The Politics of Batman


Nearly every movie (and not to forget, literature) can be relied on to express political idealism.

Art is art.

There is a reason why the phrase "bleeding hearts and artists" exist and it’s not just because of Roger Waters.

Art is a medium of self-expression.

Over two millennia ago there was Asinus aureus (The Golden Ass) by Apuleius. A story about a man named Lucius who through his fascination in magic gets turned into an ass. This provides him a looking glass into class divisions and how the lower realm of humanity is exploited by the rich

Half a century ago we had classics like Salt of the Earth, that showed us the importance of the labor movement.

Today we got The Boondock Saints, where the movies opening statement derides the "indifference of good men."

In the Disney/Pixar film, A Bug’s Life, there is a heavy emphasis on the importance of solidarity.

In Spiderman, Uncle Ben reminds us that, "with great power comes great responsibility."

And yesterday I was pleased to hear Lt. Gordon, in The Dark Knight, say something to this effect: "I don’t need idealism to score political points. I work with what I got."

In other words, lofty ideals about how things can and should be is not enough and certainly not as important as working with what one has now.

This is the common argument of reformists.

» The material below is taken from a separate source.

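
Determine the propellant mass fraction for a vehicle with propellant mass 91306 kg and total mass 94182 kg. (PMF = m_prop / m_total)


PMF = 91306 / 94182 = 0.969

0.969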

And it’s not that idealism isn’t important. We need to be able to see beyond our noses. To have ideals about what we want. We also need to be grounded to the present so we can best see how we plan to get there.

There were other valuable moments in the movie (i.e. Batman’s views on heroes, the scene about the decisions on the boats, etc) that could be used culturally to reach people, but I will probably need to watch the movie a few more times to synthesize it.

The point is that the culturally shared values are there. The idealism is there. But as Lt. Gordon so eloquently pointed out, what is needed to score political points is direct action.